Indian property sales slump is worst since global financial crisis

The ban on using the largest rupee notes had created waves of instability in the Indian economy, which has led to a crash in the housing market.

India’s property market will continue to suffer next year from demonetisation after sales and launches at the end of last year plunged to the worst level since the global financial crisis, incurring a 226 billion Indian rupees (Dh12.18bn) industry loss in the fourth quarter, according to a new report.

Home sales in the last quarter of 2016 in India’s major cities – including Bangalore, Mumbai and New Delhi – crashed by 40 per cent compared with the previous quarter, said the property consultancy Knight Frank. Launches of properties, meanwhile, fell by 45 per cent compared with the previous quarter. This is despite the fact that the fourth-quarter period, which is the festive season in India, is traditionally a busy time for home sales.

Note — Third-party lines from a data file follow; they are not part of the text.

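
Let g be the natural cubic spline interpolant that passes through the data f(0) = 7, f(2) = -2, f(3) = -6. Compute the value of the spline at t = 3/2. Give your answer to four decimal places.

Put m_i = g'' at the i-th knot. Here h = (2, 1) and Δ = (-9/2, -4), so the interior equations h_(i-1)·m_(i-1) + 2(h_(i-1)+h_i)·m_i + h_i·m_(i+1) = 6(Δ_i − Δ_(i-1)) read
  2·m_0 + 6·m_1 + 1·m_2 = 6(Δ_1 - Δ_0) = 3
Natural end conditions: m_0 = m_2 = 0.
Forward elimination and back-substitution give m_0 = 0, m_1 = 1/2, m_2 = 0.
On [0, 2], g(t) = 7 - 14/3·t + 0·t² + 1/24·t³.
With t = 3/2: g(3/2) = 9/64.

0.1406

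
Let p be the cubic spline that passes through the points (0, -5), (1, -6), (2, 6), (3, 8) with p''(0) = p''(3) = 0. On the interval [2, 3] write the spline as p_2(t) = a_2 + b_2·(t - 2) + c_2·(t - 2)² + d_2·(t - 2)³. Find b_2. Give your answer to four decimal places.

9.0667

With m_i denoting the second derivative at x_i, h_i = 1, 1, 1, and Δ_i = (y_(i+1) − y_i)/h_i = -1, 12, 2:
  1·m_0 + 4·m_1 + 1·m_2 = 6(Δ_1 - Δ_0) = 78
  1·m_1 + 4·m_2 + 1·m_3 = 6(Δ_2 - Δ_1) = -60
Natural end conditions: m_0 = m_3 = 0.
Hence m_0 = 0, m_1 = 124/5, m_2 = -106/5, m_3 = 0.
On [2, 3], with p_2(t) = a_2 + b_2·(t - 2) + c_2·(t - 2)² + d_2·(t - 2)³: c_2 = m_2/2 = -53/5, d_2 = (m_3 - m_2)/(6h_2) = 53/15, b_2 = Δ_2 - h_2(2m_2 + m_3)/6 = 136/15.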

The plunge led to a quarterly loss of 226bn rupees.

“I think the effect of demonetisation across markets, across all segments of residential markets, has been brutal to say the least,” said Shishir Baijal, Knight Frank India’s chairman and managing director.

The crash is being attributed to the government’s surprise move in November to discontinue the use of the largest value banknotes of 1,000 and 500 rupees as a move against the country’s black economy.

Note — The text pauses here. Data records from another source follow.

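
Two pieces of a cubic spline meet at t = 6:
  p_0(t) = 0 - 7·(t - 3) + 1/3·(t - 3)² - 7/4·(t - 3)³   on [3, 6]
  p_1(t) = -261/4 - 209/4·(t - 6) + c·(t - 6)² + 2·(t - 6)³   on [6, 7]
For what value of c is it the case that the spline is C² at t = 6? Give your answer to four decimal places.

-15.4167

p_0''(t) = 2/3 - 21/2·(t - 3), so p_0''(6) = -185/6. On the right, p_1''(6) = 2c, so c = -185/12.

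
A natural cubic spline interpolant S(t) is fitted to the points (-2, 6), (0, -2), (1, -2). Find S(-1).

Write m_i for S''(x_i). With h_i = 2, 1 and divided differences Δ_i = -4, 0, the continuity of S' gives the tridiagonal system
  2·m_0 + 6·m_1 + 1·m_2 = 6(Δ_1 - Δ_0) = 24
Natural end conditions: m_0 = m_2 = 0.
Solving: m_0 = 0, m_1 = 4, m_2 = 0.
On [-2, 0], S(t) = 6 - 16/3·(t + 2) + 0·(t + 2)² + 1/3·(t + 2)³.
With (t + 2) = 1: S(-1) = 1.

1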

Uncertainty is set to continue this year as demand is expected to be muted in the first half and there could also be some downward pressure on prices.

“The uncertainties that came in 2016 still abound,” he said. “Remonetisation is still a few quarters away. The uncertainty in the implementation of GST [the goods and service tax] still remains.”

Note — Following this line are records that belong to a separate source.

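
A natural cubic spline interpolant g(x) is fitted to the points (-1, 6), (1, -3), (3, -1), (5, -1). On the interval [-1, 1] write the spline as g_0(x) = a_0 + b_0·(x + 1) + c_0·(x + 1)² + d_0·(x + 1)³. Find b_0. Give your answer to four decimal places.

-6.0333

Let m_i = g''(x_i). Step sizes h_i = 2, 2, 2; slopes of the chords Δ_i = (y_(i+1) - y_i)/h_i = -9/2, 1, 0.
  2·m_0 + 8·m_1 + 2·m_2 = 6(Δ_1 - Δ_0) = 33
  2·m_1 + 8·m_2 + 2·m_3 = 6(Δ_2 - Δ_1) = -6
Natural end conditions: m_0 = m_3 = 0.
Solving: m_0 = 0, m_1 = 23/5, m_2 = -19/10, m_3 = 0.
On [-1, 1], with g_0(x) = a_0 + b_0·(x + 1) + c_0·(x + 1)² + d_0·(x + 1)³: c_0 = m_0/2 = 0, d_0 = (m_1 - m_0)/(6h_0) = 23/60, b_0 = Δ_0 - h_0(2m_0 + m_1)/6 = -181/30.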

Sales volumes could drop by up to 30 per cent and prices could fall by 7 to 12 per cent over the first six to nine months of the year as a result of demonetisation, Kotak Institutional Equities said in a report last month.

The property market in India has long been a major beneficiary of illegal funds. The move has also created uncertainty and left the population with restricted access to cash, which is prompting a lot of potential buyers to postpone their purchases.

Knight Frank had earlier been forecasting that home sales would rise by 4 per cent in the second half of 2016 compared to the same period last year.

Instead, sales in India’s biggest cities fell by 23 per cent in the second half of the year compared with the year earlier.

There was a 7 per cent rise in sales in the first half of 2016 compared with the first half of 2015.

There were a number of positive factors for the real estate industry last year after a few difficult years for the sector, including the passage of a real estate regulation bill and an improvement in the monsoon rains. Demonetisation derailed everything.

The report, which tracks eight major cities in India, said Delhi NCR was the hardest hit, followed by Bangalore and Mumbai, while Hyderabad was the least affected.

Brexit and the US president-elect’s policies could also have implications for the commercial sector in particular and the industry is waiting to see how those factors play out, said Mr Baijal. Interest rates also have the potential to play a significant role in reviving the industry this year, he said.